When troubleshooting an issue, it may be that your application is providing the wrong information to the API. We strongly encourage the use of an Interactive Development Environment (IDE) such as Eclipse (a free and open source IDE which is primarily used to develop Java, but has plugins for other languages) to aid you in debugging. It enables you to set breakpoints and step through your code line by line.

Double-check to make sure the request matches your application inputs (for example the Campaign's name might not be making it to the request). Make sure you send a field mask that matches the updates you want to make--the Google Ads API supports sparse updates. Omitting a field from the field mask in a mutate request indicates the API should leave it alone. If your application retrieves an object, makes a change, and sends it back, it's possible you may be writing to a field that does not support updating. Fields marked ReadOnly in our reference documentation should not be sent in a request.

How to get help

It's not always possible to identify and solve the problem on your own. Asking on the forum exposes your question to thousands of developers who may have had to deal with the same issue.
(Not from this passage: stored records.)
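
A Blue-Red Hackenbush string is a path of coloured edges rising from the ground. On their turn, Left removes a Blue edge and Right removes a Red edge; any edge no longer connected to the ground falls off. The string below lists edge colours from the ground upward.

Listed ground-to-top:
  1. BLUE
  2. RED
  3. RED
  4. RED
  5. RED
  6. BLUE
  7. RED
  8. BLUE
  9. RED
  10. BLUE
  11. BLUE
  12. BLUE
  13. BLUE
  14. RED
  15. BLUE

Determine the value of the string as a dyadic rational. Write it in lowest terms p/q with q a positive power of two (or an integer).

edge 1 of 15 (BLUE): { 0 |  } = 1
edge 2 of 15 (RED): { 0 | 1 } = 1/2
edge 3 of 15 (RED): { 0 | 1/2 1 } = 1/4
edge 4 of 15 (RED): { 0 | 1/4 1/2 1 } = 1/8
edge 5 of 15 (RED): { 0 | 1/8 1/4 1/2 1 } = 1/16
edge 6 of 15 (BLUE): { 0 1/16 | 1/8 1/4 1/2 1 } = 3/32
edge 7 of 15 (RED): { 0 1/16 | 3/32 1/8 1/4 1/2 1 } = 5/64
edge 8 of 15 (BLUE): { 0 1/16 5/64 | 3/32 1/8 1/4 1/2 1 } = 11/128
edge 9 of 15 (RED): { 0 1/16 5/64 | 11/128 3/32 1/8 1/4 1/2 1 } = 21/256
edge 10 of 15 (BLUE): { 0 1/16 5/64 21/256 | 11/128 3/32 1/8 1/4 1/2 1 } = 43/512
edge 11 of 15 (BLUE): { 0 1/16 5/64 21/256 43/512 | 11/128 3/32 1/8 1/4 1/2 1 } = 87/1024
edge 12 of 15 (BLUE): { 0 1/16 5/64 21/256 43/512 87/1024 | 11/128 3/32 1/8 1/4 1/2 1 } = 175/2048
edge 13 of 15 (BLUE): { 0 1/16 5/64 21/256 43/512 87/1024 175/2048 | 11/128 3/32 1/8 1/4 1/2 1 } = 351/4096
edge 14 of 15 (RED): { 0 1/16 5/64 21/256 43/512 87/1024 175/2048 | 351/4096 11/128 3/32 1/8 1/4 1/2 1 } = 701/8192
edge 15 of 15 (BLUE): { 0 1/16 5/64 21/256 43/512 87/1024 175/2048 701/8192 | 351/4096 11/128 3/32 1/8 1/4 1/2 1 } = 1403/16384

1403/16384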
Please try to include as much information as possible in your queries. Recommended items include:

  • Sanitized JSON request and response. Make sure to remove sensitive information such as your developer token or AuthToken.
  • Code snippets. If you are having a language-specific problem or are requesting help working with the API, include a snippet of code to help explain what you are doing.
  • RequestId. This enables Google Developer Relations team members to locate your request if made against the production environment. We recommend registering in your logs the requestId included as a property in the exceptions that encapsulate response errors, as well as more context than requestId alone.
  • Additional information, such as runtime/interpreter version and platform can also be useful when troubleshooting.

Fixing the problem

Now that you've figured out the problem and come up with a solution, it's time to make your change and test the fix against a test account (preferred) or production (if the bug only applies to data in a specific production account).

Consider Sharing

If you have posted a question in the forum regarding an error that hadn't been surfaced there before and you have found the solution, please consider adding it to the thread. Next time a developer has the same problem they'll be able to solve it right away.

Next Steps

Now that you've solved this problem, did you notice any ways to improve your code to avoid this in the first place?

Creating a good set of unit tests helps improve code quality and reliability considerably. It also speeds up the process of testing new changes to ensure they didn't break previous functionality. A good error handling strategy is also key in surfacing all the necessary data for troubleshooting.